問題はここからだ。本来、使ったデータ量が多い人ほど高い料金を支払うのが当然だ。しかし、スマホ中毒の人物もAさんも「同じ料金」を払わされているのだ。
大手携帯会社はスマホの契約者に対して、「●●バイトの通信量までは一律××円」という定額プランを用意している。それ以外の「使った分だけ払う」というやり方は原則、できない。「定額で使い放題」という謳い文句で宣伝されると得したような気分になるが、ここにカラクリがある。
大手携帯3社のスマホ料金は横並びで、基本的には最も安いものでも、「2ギガ(=2000メガ)まで使い放題」というプランしか用意していない(月額6500円、基本料等含む)。

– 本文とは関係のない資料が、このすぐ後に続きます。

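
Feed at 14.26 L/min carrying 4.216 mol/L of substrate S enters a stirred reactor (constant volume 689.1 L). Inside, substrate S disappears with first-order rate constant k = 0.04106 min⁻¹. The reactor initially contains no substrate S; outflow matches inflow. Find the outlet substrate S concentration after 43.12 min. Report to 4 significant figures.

V dC/dt = Q(C_in − C) − k V C.
dC/dt = (Q/V) C_in − (Q/V + k) C; effective rate a = Q/V + k = 0.0206937 + 0.04106 = 0.0617537 min⁻¹.
C_ss = Q C_in/(Q + kV) = 1.41278 mol/L; C(t) = C_ss + (C₀ − C_ss) e^(−a t).
C(43.12) = 1.41278 + (-1.41278)·e^(−0.0617537·43.12) = 1.41278 + (-1.41278)·0.0697514 = 1.31424 mol/L.

1.314 mol/L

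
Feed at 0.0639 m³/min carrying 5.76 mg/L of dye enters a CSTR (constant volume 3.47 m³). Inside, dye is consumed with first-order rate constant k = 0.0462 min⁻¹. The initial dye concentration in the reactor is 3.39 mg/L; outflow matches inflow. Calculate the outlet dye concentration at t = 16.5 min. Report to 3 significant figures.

2.24 mg/L

Accumulation = in − out − consumed: V dC/dt = Q C_in − Q C − k V C.
This is linear with rate a = Q/V + k = 0.064615 min⁻¹.
C_ss = Q C_in/(Q + kV) = 1.6416 mg/L; C(t) = C_ss + (C₀ − C_ss) e^(−a t).
C(16.5) = 1.6416 + (1.7484)·e^(−0.064615·16.5) = 1.6416 + (1.7484)·0.34433 = 2.2436 mg/L.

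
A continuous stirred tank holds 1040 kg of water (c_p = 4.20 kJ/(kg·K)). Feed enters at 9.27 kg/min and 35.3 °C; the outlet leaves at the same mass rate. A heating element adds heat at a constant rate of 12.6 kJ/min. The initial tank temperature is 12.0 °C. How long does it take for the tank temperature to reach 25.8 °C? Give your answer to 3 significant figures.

M c_p dT/dt = ṁ c_p (T_in − T) + Q̇.
τ = M/ṁ = 112.19 min; T_ss = T_in + Q̇/(ṁ c_p) = 35.624 °C.
T(t) = T_ss + (T₀ − T_ss) e^(−t/τ). Set T = 25.8:
e^(−t/τ) = (25.8 − 35.624)/(12.0 − 35.624) = 0.41584
t = −112.19 · ln(0.41584) = 98.442 min.

98.4 min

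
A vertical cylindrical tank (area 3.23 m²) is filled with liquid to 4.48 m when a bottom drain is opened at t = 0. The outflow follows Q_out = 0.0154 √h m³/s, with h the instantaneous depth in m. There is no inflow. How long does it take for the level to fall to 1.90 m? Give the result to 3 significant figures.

A dh/dt = −Q_out = −0.0154 √h.
Separate and integrate: 2(√h − √h₀) = −(0.0154/A) t.
t = 2A(√h₀ − √h)/0.0154 = 2·3.23·(√4.48 − √1.90)/0.0154
  = 6.4600 × (2.1166 − 1.3784) / 0.0154 = 309.66 s.

310 s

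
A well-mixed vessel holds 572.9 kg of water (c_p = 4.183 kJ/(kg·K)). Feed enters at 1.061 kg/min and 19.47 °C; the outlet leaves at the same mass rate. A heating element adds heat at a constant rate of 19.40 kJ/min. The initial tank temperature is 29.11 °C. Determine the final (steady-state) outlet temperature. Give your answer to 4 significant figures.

M c_p dT/dt = ṁ c_p (T_in − T) + Q̇.
At steady state dT/dt = 0 ⇒ T_ss = T_in + Q̇/(ṁ c_p) = 19.47 + 19.40/(1.061·4.183) = 23.8412 °C.

23.84 °C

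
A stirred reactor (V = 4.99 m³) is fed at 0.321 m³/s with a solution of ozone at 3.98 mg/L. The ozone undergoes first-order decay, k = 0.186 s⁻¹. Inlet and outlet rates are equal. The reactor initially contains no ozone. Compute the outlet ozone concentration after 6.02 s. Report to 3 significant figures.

0.796 mg/L

Accumulation = in − out − consumed: V dC/dt = Q C_in − Q C − k V C.
This is linear with rate a = Q/V + k = 0.25033 s⁻¹.
C_ss = Q C_in/(Q + kV) = 1.0228 mg/L; C(t) = C_ss + (C₀ − C_ss) e^(−a t).
C(6.02) = 1.0228 + (-1.0228)·e^(−0.25033·6.02) = 1.0228 + (-1.0228)·0.22158 = 0.79614 mg/L.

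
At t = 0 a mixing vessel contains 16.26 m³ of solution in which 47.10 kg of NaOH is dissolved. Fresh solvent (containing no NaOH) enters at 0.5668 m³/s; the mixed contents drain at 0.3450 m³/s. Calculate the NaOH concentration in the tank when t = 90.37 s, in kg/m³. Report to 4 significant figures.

0.3719 kg/m³

Let m(t) be the amount of NaOH. Volume: V(t) = V₀ + (Q_in − Q_out) t = 16.26 + 0.221800 t; V(90.37) = 36.3041 m³.
No NaOH enters, so dm/dt = −Q_out · (m/V).
Separate: dm/m = −Q_out dt/V(t) ⇒ ln(m/m₀) = −(Q_out/(Q_in−Q_out)) ln(V/V₀).
m = m₀ (V₀/V)^(Q_out/(Q_in−Q_out)) = 47.10 × (16.26/36.3041)^(1.55546) = 13.5028 kg.
C = m/V = 13.5028/36.3041 = 0.371936 kg/m³.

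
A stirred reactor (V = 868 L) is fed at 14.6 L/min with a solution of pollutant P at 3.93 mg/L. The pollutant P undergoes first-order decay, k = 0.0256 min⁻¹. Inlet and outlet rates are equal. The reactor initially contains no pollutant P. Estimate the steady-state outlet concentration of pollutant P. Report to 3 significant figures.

Accumulation = in − out − consumed: V dC/dt = Q C_in − Q C − k V C.
Steady state (dC/dt = 0): C_ss = Q C_in/(Q + kV) = C_in/(1 + kV/Q).
C_ss = 14.6·3.93/(14.6 + 0.0256·868) = 57.378/36.821 = 1.5583 mg/L.

1.56 mg/L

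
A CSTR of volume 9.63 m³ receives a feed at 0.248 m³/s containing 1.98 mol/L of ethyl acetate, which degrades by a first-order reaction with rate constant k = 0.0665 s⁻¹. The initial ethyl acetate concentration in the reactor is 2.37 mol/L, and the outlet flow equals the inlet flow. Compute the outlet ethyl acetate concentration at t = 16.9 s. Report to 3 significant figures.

0.935 mol/L

Accumulation = in − out − consumed: V dC/dt = Q C_in − Q C − k V C.
dC/dt = (Q/V) C_in − (Q/V + k) C; effective rate a = Q/V + k = 0.025753 + 0.0665 = 0.092253 s⁻¹.
C_ss = Q C_in/(Q + kV) = 0.55273 mol/L; C(t) = C_ss + (C₀ − C_ss) e^(−a t).
C(16.9) = 0.55273 + (1.8173)·e^(−0.092253·16.9) = 0.55273 + (1.8173)·0.21033 = 0.93496 mol/L.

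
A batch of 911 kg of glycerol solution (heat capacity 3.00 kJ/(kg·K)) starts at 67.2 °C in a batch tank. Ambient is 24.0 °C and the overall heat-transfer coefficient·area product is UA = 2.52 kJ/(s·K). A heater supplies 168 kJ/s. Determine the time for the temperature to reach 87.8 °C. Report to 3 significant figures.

2280 s

Unsteady energy balance on the tank contents: M c_p dT/dt = −UA(T − T_amb) + Q̇.
τ = M c_p/UA = 1084.5 s; T_ss = T_amb + Q̇/UA = 24.0 + 168/2.52 = 90.667 °C.
T(t) = T_ss + (T₀ − T_ss)e^(−t/τ); set T = 87.8:
t = −τ ln[(T − T_ss)/(T₀ − T_ss)] = −1084.5 · ln(0.12216) = 2280.1 s.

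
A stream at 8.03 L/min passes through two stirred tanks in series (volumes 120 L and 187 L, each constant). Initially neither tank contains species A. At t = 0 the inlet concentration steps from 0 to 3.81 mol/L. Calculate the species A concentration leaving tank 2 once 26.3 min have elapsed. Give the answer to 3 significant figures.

1.55 mol/L

Time constants: τᵢ = Vᵢ/Q for each well-mixed tank.
τ₁ = 120/8.03 = 14.944 min; τ₂ = 187/8.03 = 23.288 min.
Tank 1: C₁ = C_in(1 − e^(−t/τ₁)). Tank 2 (τ₁ ≠ τ₂): C₂ = C_in[1 − (τ₁ e^(−t/τ₁) − τ₂ e^(−t/τ₂))/(τ₁ − τ₂)].
At t = 26.3: e^(−t/τ₁) = 0.17206, e^(−t/τ₂) = 0.32324.
C₂ = 3.81·[1 − (14.944·0.17206 − 23.288·0.32324)/(-8.3437)] = 3.81·0.40598 = 1.5468 mol/L.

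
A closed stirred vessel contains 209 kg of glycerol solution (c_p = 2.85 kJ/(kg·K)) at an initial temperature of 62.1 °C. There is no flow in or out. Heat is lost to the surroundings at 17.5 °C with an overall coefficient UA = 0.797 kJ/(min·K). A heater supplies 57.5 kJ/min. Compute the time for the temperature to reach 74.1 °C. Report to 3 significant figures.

Lumped-capacitance energy balance: M c_p dT/dt = UA(T_amb − T) + Q̇.
τ = M c_p/UA = 747.37 min; T_ss = T_amb + Q̇/UA = 17.5 + 57.5/0.797 = 89.646 °C.
T(t) = T_ss + (T₀ − T_ss)e^(−t/τ); set T = 74.1:
t = −τ ln[(T − T_ss)/(T₀ − T_ss)] = −747.37 · ln(0.56436) = 427.54 min.

428 min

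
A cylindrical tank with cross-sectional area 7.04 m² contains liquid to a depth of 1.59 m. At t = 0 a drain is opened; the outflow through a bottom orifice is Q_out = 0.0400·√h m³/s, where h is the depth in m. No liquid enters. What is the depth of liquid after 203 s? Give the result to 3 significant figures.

0.468 m

With no inflow, A dh/dt = −0.0400 √h.
∫ h^(−1/2) dh = −(0.0400/A) ∫ dt, giving 2√h = 2√h₀ − (0.0400/A) t.
√h = √1.59 − 0.0400·203/(2·7.04) = 1.2610 − 0.57670 = 0.68425.
h = 0.68425² = 0.46819 m.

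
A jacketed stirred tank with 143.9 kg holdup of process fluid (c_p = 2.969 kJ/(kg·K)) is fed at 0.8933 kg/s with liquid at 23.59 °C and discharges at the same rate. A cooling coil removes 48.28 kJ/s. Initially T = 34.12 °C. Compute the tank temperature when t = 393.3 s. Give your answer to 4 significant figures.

7.887 °C

Energy balance: M c_p dT/dt = ṁ c_p (T_in − T) − 48.28.
τ = M/ṁ = 161.088 s; T_ss = T_in − Q̇/(ṁ c_p) = 23.59 − 48.28/(0.8933·2.969) = 5.38630 °C.
Integrating: T(t) = T_ss + (T₀ − T_ss) e^(−t/τ).
T(393.3) = 5.38630 + (28.7337)·e^(−393.3/161.088) = 5.38630 + (28.7337)·0.0870284 = 7.88694 °C.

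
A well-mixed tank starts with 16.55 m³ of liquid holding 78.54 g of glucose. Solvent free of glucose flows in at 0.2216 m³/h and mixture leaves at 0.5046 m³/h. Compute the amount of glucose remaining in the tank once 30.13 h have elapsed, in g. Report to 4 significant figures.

Total volume: dV/dt = Q_in − Q_out = -0.283000 m³/h, so V(t) = 16.55 − 0.283000 t and V(30.13) = 8.02321 m³.
Species balance (pure solvent in): dm/dt = −Q_out · m/V(t).
dm/m = −Q_out dt/(V₀ − 0.283000 t); integrating gives ln(m/m₀) = −(Q_out/(Q_in−Q_out)) ln(V/V₀).
m = m₀ (V₀/V)^(Q_out/(Q_in−Q_out)) = 78.54 × (16.55/8.02321)^(-1.78304) = 21.5981 g.

21.60 g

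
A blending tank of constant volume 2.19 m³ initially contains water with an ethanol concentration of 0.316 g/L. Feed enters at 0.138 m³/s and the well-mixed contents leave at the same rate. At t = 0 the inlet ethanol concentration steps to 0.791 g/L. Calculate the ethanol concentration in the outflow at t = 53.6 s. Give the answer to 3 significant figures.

Unsteady species balance (constant V, well mixed): V dC/dt = Q(C_in − C).
Rewrite as dC/dt + C/τ = C_in/τ, τ = V/Q = 15.870 s.
This is linear first-order; C(t) = C_in + (C₀ − C_in) e^(−t/τ).
C(53.6) = 0.791 + (0.316 − 0.791)·e^(−53.6/15.870) = 0.791 + (-0.47500)·0.034132 = 0.77479 g/L.

0.775 g/L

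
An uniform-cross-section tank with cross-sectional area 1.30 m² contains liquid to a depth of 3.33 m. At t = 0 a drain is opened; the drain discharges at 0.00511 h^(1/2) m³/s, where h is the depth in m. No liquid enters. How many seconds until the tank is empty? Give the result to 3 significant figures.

Volume balance on the tank: A dh/dt = −0.00511 √h.
Separate and integrate: 2(√h − √h₀) = −(0.00511/A) t.
Set h = 0: 2√h₀ = (0.00511/A) t_empty ⇒ t_empty = 2A√h₀/0.00511.
t_empty = 2·1.30·√3.33/0.00511 = 2.6000·1.8248/0.00511 = 928.48 s.

928 s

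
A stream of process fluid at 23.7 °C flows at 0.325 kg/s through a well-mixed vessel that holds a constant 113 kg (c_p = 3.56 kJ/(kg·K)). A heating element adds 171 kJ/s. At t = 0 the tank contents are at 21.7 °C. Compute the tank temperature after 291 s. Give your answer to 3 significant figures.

107 °C

M c_p dT/dt = ṁ c_p (T_in − T) + Q̇.
τ = M/ṁ = 347.69 s; T_ss = T_in + Q̇/(ṁ c_p) = 23.7 + 171/(0.325·3.56) = 171.50 °C.
Solution: T(t) = T_ss + (T₀ − T_ss) e^(−t/τ).
T(291) = 171.50 + (-149.80)·e^(−291/347.69) = 171.50 + (-149.80)·0.43303 = 106.63 °C.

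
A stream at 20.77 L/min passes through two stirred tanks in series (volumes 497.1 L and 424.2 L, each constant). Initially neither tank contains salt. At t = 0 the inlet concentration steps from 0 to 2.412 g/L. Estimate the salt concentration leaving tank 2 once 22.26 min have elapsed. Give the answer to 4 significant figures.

0.6425 g/L

Time constants: τᵢ = Vᵢ/Q for each well-mixed tank.
τ₁ = 497.1/20.77 = 23.9336 min; τ₂ = 424.2/20.77 = 20.4237 min.
Solving the cascade with C₁(0)=C₂(0)=0 gives C₂(t) = C_in[1 − (τ₁ e^(−t/τ₁) − τ₂ e^(−t/τ₂))/(τ₁ − τ₂)].
At t = 22.26: e^(−t/τ₁) = 0.394524, e^(−t/τ₂) = 0.336246.
C₂ = 2.412·[1 − (23.9336·0.394524 − 20.4237·0.336246)/(3.50987)] = 2.412·0.266362 = 0.642465 g/L.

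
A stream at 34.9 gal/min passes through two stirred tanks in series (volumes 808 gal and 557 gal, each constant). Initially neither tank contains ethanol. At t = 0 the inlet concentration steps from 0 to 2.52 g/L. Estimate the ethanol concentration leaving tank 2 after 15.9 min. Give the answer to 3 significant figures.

0.503 g/L

Species balance on tank i: dCᵢ/dt = (Cᵢ₋₁ − Cᵢ)/τᵢ with τᵢ = Vᵢ/Q.
τ₁ = 808/34.9 = 23.152 min; τ₂ = 557/34.9 = 15.960 min.
Solving the cascade with C₁(0)=C₂(0)=0 gives C₂(t) = C_in[1 − (τ₁ e^(−t/τ₁) − τ₂ e^(−t/τ₂))/(τ₁ − τ₂)].
At t = 15.9: e^(−t/τ₁) = 0.50320, e^(−t/τ₂) = 0.36926.
C₂ = 2.52·[1 − (23.152·0.50320 − 15.960·0.36926)/(7.1920)] = 2.52·0.19958 = 0.50294 g/L.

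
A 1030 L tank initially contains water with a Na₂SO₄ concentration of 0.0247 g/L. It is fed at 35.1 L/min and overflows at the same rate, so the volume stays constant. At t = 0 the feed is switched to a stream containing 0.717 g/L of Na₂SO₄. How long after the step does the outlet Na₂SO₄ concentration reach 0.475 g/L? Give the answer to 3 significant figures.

30.8 min

Species balance on the tank: V dC/dt = Q(C_in − C), so τ = V/Q = 29.345 min.
C(t) = C_in + (C₀ − C_in) e^(−t/τ). Set C = 0.475 and solve for t:
e^(−t/τ) = (C − C_in)/(C₀ − C_in) = (0.475 − 0.717)/(0.0247 − 0.717) = 0.34956
t = −τ ln(…) = 29.345 × 1.0511 = 30.844 min.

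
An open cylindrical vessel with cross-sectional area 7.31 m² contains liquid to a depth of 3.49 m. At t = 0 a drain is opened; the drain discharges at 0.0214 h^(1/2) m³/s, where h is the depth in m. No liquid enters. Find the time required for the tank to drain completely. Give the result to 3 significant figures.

1280 s

Mass balance (ρ constant): A dh/dt = −0.0214 √h.
∫ h^(−1/2) dh = −(0.0214/A) ∫ dt, giving 2√h = 2√h₀ − (0.0214/A) t.
Tank is empty when √h = 0: t_empty = 2A√h₀/0.0214.
t_empty = 2·7.31·√3.49/0.0214 = 14.620·1.8682/0.0214 = 1276.3 s.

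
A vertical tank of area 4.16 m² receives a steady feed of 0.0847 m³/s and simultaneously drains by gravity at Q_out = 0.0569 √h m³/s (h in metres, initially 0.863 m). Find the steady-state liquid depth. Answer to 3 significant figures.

2.22 m

Level balance: A dh/dt = 0.0847 − 0.0569 √h. Setting dh/dt = 0:
Q_in = 0.0569 √h_ss ⇒ √h_ss = 0.0847/0.0569 = 1.4886.
h_ss = 1.4886² = 2.2159 m. (Since h₀ = 0.863 m < h_ss, the level will rise toward this value.)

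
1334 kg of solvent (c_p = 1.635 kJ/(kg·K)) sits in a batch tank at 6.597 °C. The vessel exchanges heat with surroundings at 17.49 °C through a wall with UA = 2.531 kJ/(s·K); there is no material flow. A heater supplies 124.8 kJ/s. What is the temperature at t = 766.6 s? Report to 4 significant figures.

Energy balance: M c_p dT/dt = −UA(T − T_amb) + Q̇.
dT/dt = (T_ss − T)/τ with T_ss = T_amb + Q̇/UA = 17.49 + 124.8/2.531 = 66.7986 °C, τ = M c_p/UA = 1334·1.635/2.531 = 861.750 s.
Integrating: T(t) = T_ss + (T₀ − T_ss) e^(−t/τ).
T(766.6) = 66.7986 + (-60.2016)·0.410826 = 42.0662 °C.

42.07 °C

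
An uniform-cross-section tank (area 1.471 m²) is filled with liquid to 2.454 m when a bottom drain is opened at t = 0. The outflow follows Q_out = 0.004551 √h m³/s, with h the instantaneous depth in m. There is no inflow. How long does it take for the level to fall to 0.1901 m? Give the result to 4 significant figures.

730.8 s

A dh/dt = −Q_out = −0.004551 √h.
Separate and integrate: 2(√h − √h₀) = −(0.004551/A) t.
t = 2A(√h₀ − √h)/0.004551 = 2·1.471·(√2.454 − √0.1901)/0.004551
  = 2.94200 × (1.56652 − 0.436005) / 0.004551 = 730.826 s.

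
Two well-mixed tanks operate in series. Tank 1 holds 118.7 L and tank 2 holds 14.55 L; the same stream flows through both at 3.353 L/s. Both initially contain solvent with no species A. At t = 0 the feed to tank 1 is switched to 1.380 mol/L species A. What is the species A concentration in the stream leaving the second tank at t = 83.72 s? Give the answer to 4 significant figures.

1.232 mol/L

Each tank obeys Vᵢ dCᵢ/dt = Q(Cᵢ₋₁ − Cᵢ), so τᵢ = Vᵢ/Q.
τ₁ = 118.7/3.353 = 35.4011 s; τ₂ = 14.55/3.353 = 4.33940 s.
Solving the cascade with C₁(0)=C₂(0)=0 gives C₂(t) = C_in[1 − (τ₁ e^(−t/τ₁) − τ₂ e^(−t/τ₂))/(τ₁ − τ₂)].
At t = 83.72: e^(−t/τ₁) = 0.0939591, e^(−t/τ₂) = 4.17981e-09.
C₂ = 1.380·[1 − (35.4011·0.0939591 − 4.33940·4.17981e-09)/(31.0617)] = 1.380·0.892915 = 1.23222 mol/L.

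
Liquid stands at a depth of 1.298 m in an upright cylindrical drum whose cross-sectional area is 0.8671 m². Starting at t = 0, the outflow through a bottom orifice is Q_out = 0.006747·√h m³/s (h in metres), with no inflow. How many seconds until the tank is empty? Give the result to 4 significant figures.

292.8 s

Unsteady balance on liquid volume: A dh/dt = −0.006747 √h.
∫ h^(−1/2) dh = −(0.006747/A) ∫ dt, giving 2√h = 2√h₀ − (0.006747/A) t.
Tank is empty when √h = 0: t_empty = 2A√h₀/0.006747.
t_empty = 2·0.8671·√1.298/0.006747 = 1.73420·1.13930/0.006747 = 292.837 s.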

2ギガという枠はAさんがメールとネット閲覧で使っているデータ量の「16か月分」にもなる。
「スマホの場合、本人が使ったつもりがなくても、ニュース通知やアプリの更新などが自動で行なわれたりするため、実際にはほとんど機能を使わなくても月に0.5ギガほどの通信量にはなることは充分あるが、その程度のライトユーザー向けの料金プランがない」(情報総合通信研究所の岸田重行・ICT基盤研究部第二グループ上席主任研究員)
要はAさんのような人は膨大な量の利用枠を押し付けられ、ほとんど使ってもいない分のカネを払わされているということになる。